Accessibility
Last updated: May 26, 2026
Newburgh Votes is committed to making voting information accessible to every Newburgh resident, regardless of disability, device, or how they get on the web. This page lays out what we've done, what we're still working on, and how to get help if you run into a barrier.
Our commitment
Voting is a right. If our website is what's standing between you and registering, finding your polling place, or understanding what's on the ballot — we want to know about it and fix it. Our goal is to meet the Web Content Accessibility Guidelines (WCAG) 2.1 Level AA, the standard adopted by most civic and government websites in the United States.
What we've done
- Semantic HTML — our pages are built with proper headings, lists, and landmarks so screen readers can navigate them in a logical order.
- Keyboard navigation — every link, form, and interactive element on the site is reachable and operable with a keyboard alone. No mouse required.
- Color contrast — text on the site meets WCAG AA contrast ratios against its background.
- Descriptive link text — links describe where they go ("Find polling place," not "click here").
- Alt text on images — every meaningful image carries a text description; decorative-only images are hidden from screen readers.
- Resizable text — our pages scale cleanly when you increase your browser's text size or zoom level.
- Plain language — we write voter info the way you'd explain it to a neighbor, not the way a state agency would. Shorter sentences, common words, concrete examples.
- No autoplay — no audio or video plays automatically anywhere on the site.
What we're still working on
We're a small nonprofit. We do our best, but we don't have a budget for a full third-party accessibility audit. Known gaps as of the date above:
- The site has not yet been audited against WCAG 2.1 AA by an independent expert. If you'd like to help, get in touch.
- Some documents we link to — the state voter registration PDF, county Board of Elections pages — are hosted on third-party government sites and may not meet accessibility standards. If you need an accessible version of any external document, contact the source agency directly or email us and we'll help you find it.
Voting accessibility — what New York provides
Beyond this website, the state and Orange County provide accessibility services at the polls themselves:
- Accessible voting machines at every polling place — ballot marking devices with audio ballots, large-print displays, and adaptive input controls (sip-and-puff, paddles, etc.).
- Curbside voting — if you can't get into your polling place, a poll worker will bring a ballot to your car.
- Voter assistance in the booth — you can bring anyone of your choice into the voting booth to help you cast your ballot (except your employer or a union representative).
- Large-print and audio ballots — available at every polling place on request.

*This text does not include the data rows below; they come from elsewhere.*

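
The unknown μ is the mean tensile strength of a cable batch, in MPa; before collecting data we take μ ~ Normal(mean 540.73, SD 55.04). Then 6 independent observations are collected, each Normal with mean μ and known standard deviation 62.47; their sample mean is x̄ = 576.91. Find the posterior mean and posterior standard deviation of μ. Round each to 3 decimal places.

With known σ, the Normal prior is conjugate. Weight on the data is w = (n/σ²)/(n/σ² + 1/τ₀²) = 0.00153748/(0.00153748+0.00033010) = 0.82325.
Posterior mean = w·x̄ + (1−w)·μ₀ = 0.82325·576.91 + 0.17675·540.73 = 570.515. Posterior variance = 1/(0.00153748+0.00033010) = 535.454, so SD = 23.140.

Posterior mean ≈ 570.515; posterior SD ≈ 23.140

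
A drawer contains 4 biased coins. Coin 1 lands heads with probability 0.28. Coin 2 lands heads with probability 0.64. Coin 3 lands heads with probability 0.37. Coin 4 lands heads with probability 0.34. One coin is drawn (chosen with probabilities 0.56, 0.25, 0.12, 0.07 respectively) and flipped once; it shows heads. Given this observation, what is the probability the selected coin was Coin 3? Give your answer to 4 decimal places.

P(heads|C1) = 0.28; P(heads|C2) = 0.64; P(heads|C3) = 0.37; P(heads|C4) = 0.34.
Prior × likelihood for each source: 0.56·0.28=0.1568, 0.25·0.64=0.1600, 0.12·0.37=0.04440, 0.07·0.34=0.02380. Summing gives P(heads) = 0.38500.
P(Coin 3 | heads) = 0.04440 / 0.38500 = 0.1153.

Posterior probability ≈ 0.1153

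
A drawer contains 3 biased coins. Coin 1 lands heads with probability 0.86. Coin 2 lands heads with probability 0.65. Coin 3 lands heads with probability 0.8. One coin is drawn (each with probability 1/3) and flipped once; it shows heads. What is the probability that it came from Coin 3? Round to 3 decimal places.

Posterior probability ≈ 0.346

P(heads|C1) = 0.86; P(heads|C2) = 0.65; P(heads|C3) = 0.8.
Prior × likelihood for each source: 0.333333·0.86=0.2867, 0.333333·0.65=0.2167, 0.333333·0.8=0.2667. Summing gives P(heads) = 0.77000.
P(Coin 3 | heads) = 0.2667 / 0.77000 = 0.346.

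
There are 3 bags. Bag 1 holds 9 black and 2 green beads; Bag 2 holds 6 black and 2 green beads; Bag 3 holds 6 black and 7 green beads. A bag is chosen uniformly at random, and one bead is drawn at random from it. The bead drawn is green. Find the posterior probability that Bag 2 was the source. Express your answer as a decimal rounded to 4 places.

Posterior probability ≈ 0.2577

Tabulate prior·likelihood by source: [1] prior 0.333333, lik 0.1818, product 0.06061; [2] prior 0.333333, lik 0.25, product 0.08333; [3] prior 0.333333, lik 0.5385, product 0.1795.
Normalizing constant = 0.32343; the posterior for Bag 2 is its product over the sum, 0.08333/0.32343 = 0.2577.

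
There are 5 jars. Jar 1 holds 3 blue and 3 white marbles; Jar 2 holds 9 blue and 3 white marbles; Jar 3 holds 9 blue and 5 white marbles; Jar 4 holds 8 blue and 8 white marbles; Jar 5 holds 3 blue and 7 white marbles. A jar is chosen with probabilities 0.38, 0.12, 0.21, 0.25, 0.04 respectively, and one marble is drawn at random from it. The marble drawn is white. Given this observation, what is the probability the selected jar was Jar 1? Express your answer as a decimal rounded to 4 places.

Tabulate prior·likelihood by source: [1] prior 0.38, lik 0.5, product 0.1900; [2] prior 0.12, lik 0.25, product 0.03000; [3] prior 0.21, lik 0.3571, product 0.07500; [4] prior 0.25, lik 0.5, product 0.1250; [5] prior 0.04, lik 0.7, product 0.02800.
Normalizing constant = 0.44800; the posterior for Jar 1 is its product over the sum, 0.1900/0.44800 = 0.4241.

Posterior probability ≈ 0.4241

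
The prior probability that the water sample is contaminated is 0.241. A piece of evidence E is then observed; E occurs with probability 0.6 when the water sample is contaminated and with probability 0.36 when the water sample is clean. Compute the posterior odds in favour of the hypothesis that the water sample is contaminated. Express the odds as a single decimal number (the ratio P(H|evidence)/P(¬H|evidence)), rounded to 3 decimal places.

Prior odds = 0.241/(1−0.241) = 0.31752.
Likelihood ratio for E = 0.6/0.36 = 1.6667.
Posterior odds = prior odds × LR = 0.52921.

Posterior odds ≈ 0.529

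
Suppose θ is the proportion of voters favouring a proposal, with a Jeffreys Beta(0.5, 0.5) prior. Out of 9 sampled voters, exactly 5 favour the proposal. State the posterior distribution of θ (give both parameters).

The binomial likelihood is conjugate to the Beta prior: with 5 successes and 4 failures, the posterior is Beta(0.5+5, 0.5+4) = Beta(5.5, 4.5).

Posterior: Beta(5.5, 4.5)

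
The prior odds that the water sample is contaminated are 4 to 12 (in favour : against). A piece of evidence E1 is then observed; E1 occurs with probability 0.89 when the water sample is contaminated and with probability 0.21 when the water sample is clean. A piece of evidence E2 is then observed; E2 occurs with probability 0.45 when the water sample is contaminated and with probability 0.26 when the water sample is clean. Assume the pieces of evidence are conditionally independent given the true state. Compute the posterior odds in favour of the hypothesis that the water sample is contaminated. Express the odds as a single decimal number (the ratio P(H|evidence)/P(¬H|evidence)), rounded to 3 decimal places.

Prior odds = 4/12 = 0.33333. In log-odds, ln(0.33333) = -1.0986.
Add log likelihood ratios: ln(4.2381) + ln(1.7308) = 1.9927.
Posterior log-odds = 0.89407, so posterior odds = exp(0.89407) = 2.4451.

Posterior odds ≈ 2.445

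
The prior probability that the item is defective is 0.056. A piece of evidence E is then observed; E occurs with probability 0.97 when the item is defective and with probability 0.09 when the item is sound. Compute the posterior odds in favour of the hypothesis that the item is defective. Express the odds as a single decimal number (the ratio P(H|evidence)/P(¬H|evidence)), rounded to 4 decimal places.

Posterior odds ≈ 0.6394

Prior odds = 0.056/(1−0.056) = 0.059322. In log-odds, ln(0.059322) = -2.8248.
Add log likelihood ratio: ln(10.778) = 2.3775.
Posterior log-odds = -0.44729, so posterior odds = exp(-0.44729) = 0.63936.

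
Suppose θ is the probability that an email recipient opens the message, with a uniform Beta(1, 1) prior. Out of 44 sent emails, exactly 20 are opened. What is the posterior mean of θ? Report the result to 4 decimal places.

Posterior mean ≈ 0.4565

The binomial likelihood is conjugate to the Beta prior: with 20 successes and 24 failures, the posterior is Beta(1+20, 1+24) = Beta(21, 25).
Posterior mean = α/(α+β) = 21/46 = 0.4565.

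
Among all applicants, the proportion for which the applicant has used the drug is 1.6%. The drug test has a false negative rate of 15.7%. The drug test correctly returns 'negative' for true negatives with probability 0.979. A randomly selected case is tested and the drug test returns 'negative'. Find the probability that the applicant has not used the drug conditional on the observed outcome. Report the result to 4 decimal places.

P(¬H | E) ≈ 0.9974

Let H be the event that the applicant has used the drug. P(H) = 0.016, so P(¬H) = 0.984. With E the 'negative' result, P(E|H) = 0.157 and P(E|¬H) = 0.979.
P(E) = 0.157·0.016 + 0.979·0.984 = 0.0025120 + 0.96334 = 0.96585.
By Bayes' theorem, P(H|E) = 0.0025120 / 0.96585 = 0.0026. Hence P(¬H|E) = 1 − 0.0026 = 0.9974.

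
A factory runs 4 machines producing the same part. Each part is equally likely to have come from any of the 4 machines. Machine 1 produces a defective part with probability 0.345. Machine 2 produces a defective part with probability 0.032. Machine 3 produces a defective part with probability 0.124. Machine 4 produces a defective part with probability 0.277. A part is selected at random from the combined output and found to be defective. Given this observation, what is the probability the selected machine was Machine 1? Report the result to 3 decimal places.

Tabulate prior·likelihood by source: [1] prior 0.25, lik 0.345, product 0.08625; [2] prior 0.25, lik 0.032, product 0.008000; [3] prior 0.25, lik 0.124, product 0.03100; [4] prior 0.25, lik 0.277, product 0.06925.
Normalizing constant = 0.19450; the posterior for Machine 1 is its product over the sum, 0.08625/0.19450 = 0.443.

Posterior probability ≈ 0.443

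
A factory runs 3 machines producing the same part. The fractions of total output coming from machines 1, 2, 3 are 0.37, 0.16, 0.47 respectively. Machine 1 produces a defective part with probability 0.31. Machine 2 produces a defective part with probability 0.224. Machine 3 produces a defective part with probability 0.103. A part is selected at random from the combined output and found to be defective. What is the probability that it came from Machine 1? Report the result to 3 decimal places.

P(defective|M1) = 0.31; P(defective|M2) = 0.224; P(defective|M3) = 0.103.
Prior × likelihood for each source: 0.37·0.31=0.1147, 0.16·0.224=0.03584, 0.47·0.103=0.04841. Summing gives P(defective) = 0.19895.
P(Machine 1 | defective) = 0.1147 / 0.19895 = 0.577.

Posterior probability ≈ 0.577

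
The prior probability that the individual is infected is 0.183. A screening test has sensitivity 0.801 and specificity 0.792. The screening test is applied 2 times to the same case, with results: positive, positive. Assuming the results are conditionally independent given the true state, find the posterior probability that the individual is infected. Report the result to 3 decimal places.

Posterior P(H) ≈ 0.769

Let H be the event that the individual is infected; start with P(H) = 0.183. P('positive'|H) = 0.801, P('positive'|¬H) = 0.208.
Update on result 1 ('positive'): P(H) ← 0.801·0.1830 / (0.801·0.1830 + 0.208·0.8170) = 0.14658/0.31652 = 0.4631.
Update on result 2 ('positive'): P(H) ← 0.801·0.4631 / (0.801·0.4631 + 0.208·0.5369) = 0.37095/0.48262 = 0.7686.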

For the official New York State accessibility resources, see https://elections.ny.gov/accessible-voting.
Found a barrier?
If something on this site doesn't work for you — a page won't read properly on your screen reader, a form is missing a label, color contrast feels off, anything at all — please tell us. We'll fix it as quickly as we can.
- Email: [email protected] with the subject "accessibility"
- Include if you can: the page URL where you ran into the problem, what you were trying to do, and what device, browser, or assistive technology you were using
We respond to accessibility reports within 5 business days.
Updates
We'll revise this page as we make improvements or learn about new issues. The "Last updated" date at the top reflects the most recent change.